The Heart’s Filthy Lesson (1995)
Bowie went through something of an industrial phase with his 1995 album 1. Outside (touring the album, he also invited Nine Inch Nails to act as support). It also marked his reunion with Brian Eno and both were keen to return to the exploration of more experimental directions. The result was a concept album of sorts that involved another Bowie-created character called Nathan Adler.
‘The Heart’s Filthy Lesson’ employs a suitably sleazy guitar/electronics direction, often with a disturbing edge to it (the song was also used in the end credits for Michael Fincher’s cult classic Se7en).
Hallo Spaceboy (1996)
Originally penned as another heavy number in line with the other tracks on the 1. Outside album, Bowie later released a remix of the song which features the talents of Pet Shop Boys. As a result, the transformation of the song is extraordinary and marks one of Bowie’s finest 90s moments.

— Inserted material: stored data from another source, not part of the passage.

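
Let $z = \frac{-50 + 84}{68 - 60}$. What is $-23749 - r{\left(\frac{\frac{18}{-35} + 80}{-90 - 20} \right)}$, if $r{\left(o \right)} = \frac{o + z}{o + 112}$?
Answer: $- \frac{20349025325}{856836} \approx -23749.0$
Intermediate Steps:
$z = \frac{17}{4}$ ($z = \frac{34}{8} = 34 \cdot \frac{1}{8} = \frac{17}{4} \approx 4.25$)
$r{\left(o \right)} = \frac{\frac{17}{4} + o}{112 + o}$ ($r{\left(o \right)} = \frac{o + \frac{17}{4}}{o + 112} = \frac{\frac{17}{4} + o}{112 + o}$)
$-23749 - r{\left(\frac{\frac{18}{-35} + 80}{-90 - 20} \right)} = -23749 - \frac{\frac{17}{4} + \frac{\frac{18}{-35} + 80}{-90 - 20}}{112 + \frac{\frac{18}{-35} + 80}{-90 - 20}} = -23749 - \frac{\frac{17}{4} + \frac{18 \left(- \frac{1}{35}\right) + 80}{-110}}{112 + \frac{18 \left(- \frac{1}{35}\right) + 80}{-110}} = -23749 - \frac{\frac{17}{4} + \left(- \frac{18}{35} + 80\right) \left(- \frac{1}{110}\right)}{112 + \left(- \frac{18}{35} + 80\right) \left(- \frac{1}{110}\right)} = -23749 - \frac{\frac{17}{4} + \frac{2782}{35} \left(- \frac{1}{110}\right)}{112 + \frac{2782}{35} \left(- \frac{1}{110}\right)} = -23749 - \frac{\frac{17}{4} - \frac{1391}{1925}}{112 - \frac{1391}{1925}} = -23749 - \frac{1}{\frac{214209}{1925}} \cdot \frac{27161}{7700} = -23749 - \frac{1925}{214209} \cdot \frac{27161}{7700} = -23749 - \frac{27161}{856836} = - \frac{20349025325}{856836}$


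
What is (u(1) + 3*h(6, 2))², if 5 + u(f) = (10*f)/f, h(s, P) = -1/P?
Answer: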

Tasked with expanding the original song’s lyrical content, Neil Tennant and Chris Lowe had suggested reworking lyrics from Bowie’s ‘Space Oddity’. Although Bowie was initially sceptical, both Tennant and Lowe employed Bowie’s own method of cutting up and rearranging the lyrics to present an oddly mesmerising narrative. Bowie, Tennant and Lowe later performed a live version of the remix at the Brit Awards in February 1996.

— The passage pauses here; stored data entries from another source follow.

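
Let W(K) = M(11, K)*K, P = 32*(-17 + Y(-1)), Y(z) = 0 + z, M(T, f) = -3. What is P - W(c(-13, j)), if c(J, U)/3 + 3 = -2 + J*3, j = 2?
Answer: -972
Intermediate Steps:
c(J, U) = -15 + 9*J (c(J, U) = -9 + 3*(-2 + J*3) = -9 + 3*(-2 + 3*J) = -9 + (-6 + 9*J) = -15 + 9*J)
Y(z) = z
P = -576 (P = 32*(-17 - 1) = 32*(-18) = -576)
W(K) = -3*K
P - W(c(-13, j)) = -576 - (-3)*(-15 + 9*(-13)) = -576 - (-3)*(-15 - 117) = -576 - (-3)*(-132) = -576 - 1*396 = -576 - 396 = -972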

Soft Cell’s Dave Ball, in collaboration with Ingo Vauk, also turned his considerable remix chops to the PSB take on the song.
Little Wonder (1997)
Bowie’s 1997 album Earthling continued his journey into exploring more electronic directions, but while his previous album 1. Outside had a more industrial bent, Earthling threw more of a nod to drum and bass and dance outfits, including the likes of The Prodigy and Underworld.
There’s certainly a strong Prodigy influence on ‘Little Wonder’, which was Earthling’s second single release.

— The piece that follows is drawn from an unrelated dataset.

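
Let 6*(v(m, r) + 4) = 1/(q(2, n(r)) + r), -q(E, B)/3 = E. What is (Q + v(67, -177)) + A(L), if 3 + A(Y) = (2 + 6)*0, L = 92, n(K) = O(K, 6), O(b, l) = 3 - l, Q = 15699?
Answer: 17229815/1098 ≈ 15692.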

Much of Earthling utilised instruments that were fed into samplers and electronically treated. It was also the first Bowie album to be recorded entirely digitally.
Pallas Athena (1997)
A track from his Black Tie White Noise album, ‘Pallas Athena’ sees Bowie playing around with drum and bass again.
Intriguingly, Bowie’s record label released special 12” promos of the composition to clubs and DJs that just featured the track’s title (There was concern that Bowie’s name might have a negative impact when presented to club audiences). The approach seemed to work with ‘Pallas Athena’ becoming something of a club hit.
This method of hiding an older act’s name to prevent any misconceptions was also a ruse employed for OMD for one of the singles from their Liberator album in 1993.
I Can’t Give Everything Away (2016)
Bowie’s final album Blackstar was critically acclaimed and ‘I Can’t Give Everything Away’ could be viewed as perhaps the perfect bookend to Bowie’s electronic work. The composition is a lush lounge pop affair with some emphatic percussion and subtle synth flourishes.
A reworked version of the song, known as ‘I Can’t Give Everything Away (Farewell Mix)’, was performed by Nine Inch Nails. Trent Reznor commented that he made the remix as a healing factor to cope with Bowie’s death.
Outside of collecting the various albums that these tracks feature on, a box set capturing Bowie’s crucial 70s/80s output is also available.
A New Career in a New Town (1977–1982) covers the period of Bowie’s career from 1977 to 1982, including his ‘Berlin Trilogy’ albums, over eleven CDs (or thirteen LPs). Exclusive to the box set are a “Heroes” EP, which compiles album and single versions of the song that were recorded in German and French, a new version of Lodger (1979), remixed by co-producer Tony Visconti, and Re:Call 3, a compilation of non-album singles, single versions, and B-sides.
The box set also includes remastered editions of Low, “Heroes”, Lodger, Stage and Scary Monsters… and Super Creeps. The box set did raise some controversy on its release back in 2017, however.
The set comes with a hardcover book with photographs by Anton Corbijn, Helmut Newton, Andrew Kent, Steve Schapiro, Duffy and many others, as well as historical press reviews and technical notes about the albums from producer Tony Visconti.